Today there is a mass of new software packages and repositories arriving on the scene that has made the data science process more interactive, nuanced, and user-driven than ever before. For evidence of this, just check the Towards Data Science homepage on any given day. In the face of this new wave of choices, it is important to understand the basic structure of development pipelines.
Data Scientists have become newly minted developers in their own right. In becoming developers, it is useful to understand development principles that software engineers use to iteratively test, construct and shape their deployed code.
In this article, we’ll talk about some often-misunderstood development principles that will guide you to developing more resilient, production-ready development pipelines using CI/CD tools. Then, we’ll make it concrete with a tutorial about how to set up your own pipeline using Buddy.
A Representation of the Modern Data Science Workflow. Created with Notability for iPad.
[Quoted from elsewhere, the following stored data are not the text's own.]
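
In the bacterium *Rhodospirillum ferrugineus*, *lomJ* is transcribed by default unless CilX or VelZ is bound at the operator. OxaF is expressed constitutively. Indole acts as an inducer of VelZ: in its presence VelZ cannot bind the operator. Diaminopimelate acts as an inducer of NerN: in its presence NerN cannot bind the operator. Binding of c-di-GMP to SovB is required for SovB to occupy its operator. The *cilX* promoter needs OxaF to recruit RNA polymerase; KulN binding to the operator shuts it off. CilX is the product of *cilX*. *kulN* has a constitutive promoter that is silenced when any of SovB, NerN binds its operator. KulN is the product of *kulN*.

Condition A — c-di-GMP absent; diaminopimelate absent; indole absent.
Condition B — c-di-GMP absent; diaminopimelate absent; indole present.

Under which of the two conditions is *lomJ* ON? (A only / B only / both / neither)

Condition A:
c-di-GMP is absent, so SovB is inactive.
Diaminopimelate is absent, so NerN is active.
With repressor NerN bound, *kulN* is not transcribed.
So KulN is not produced.
OxaF is produced constitutively and is active.
No repressor is bound and OxaF is active, so *cilX* is transcribed.
So CilX is produced and active.
Indole is absent, so VelZ is active.
With repressor CilX bound, *lomJ* is not transcribed.
→ *lomJ* is OFF in A.
Condition B:
c-di-GMP is absent, so SovB is inactive.
Diaminopimelate is absent, so NerN is active.
With repressor NerN bound, *kulN* is not transcribed.
So KulN is not produced.
OxaF is produced constitutively and is active.
No repressor is bound and OxaF is active, so *cilX* is transcribed.
So CilX is produced and active.
Indole is present, so VelZ is inactive.
With repressor CilX bound, *lomJ* is not transcribed.
→ *lomJ* is OFF in B.

neither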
Understanding the components to development is the first step to understanding which pieces go where, and how things fit together. Each of these elements serves as crucial building blocks towards the coveted end-to-end pipeline. In this case, “end-to-end” is jargon for “you make a code-level change, and the end-user experiences the effect”.
In a nutshell, you as the data scientist would use the development pipeline to push changes from your local machine to a version control tool, and have these changes be reflected in the cloud deployment service for your end users.
Next, we’ll break down an example development pipeline step by step.
However, we’re still missing a crucial piece of the puzzle. Uploading code to GitHub and setting up an AWS deployment is great, but if there are changes or upgrades to that codebase, the AWS deployment will not automatically reflect them. Instead, each version for deployment will have to be manually updated. While this is suboptimal in terms of effort and time, there is also a possibility that your flashy new update might break the basic functionality of your original dashboard. This mistake is compounded when working with a team of data scientists to create a product.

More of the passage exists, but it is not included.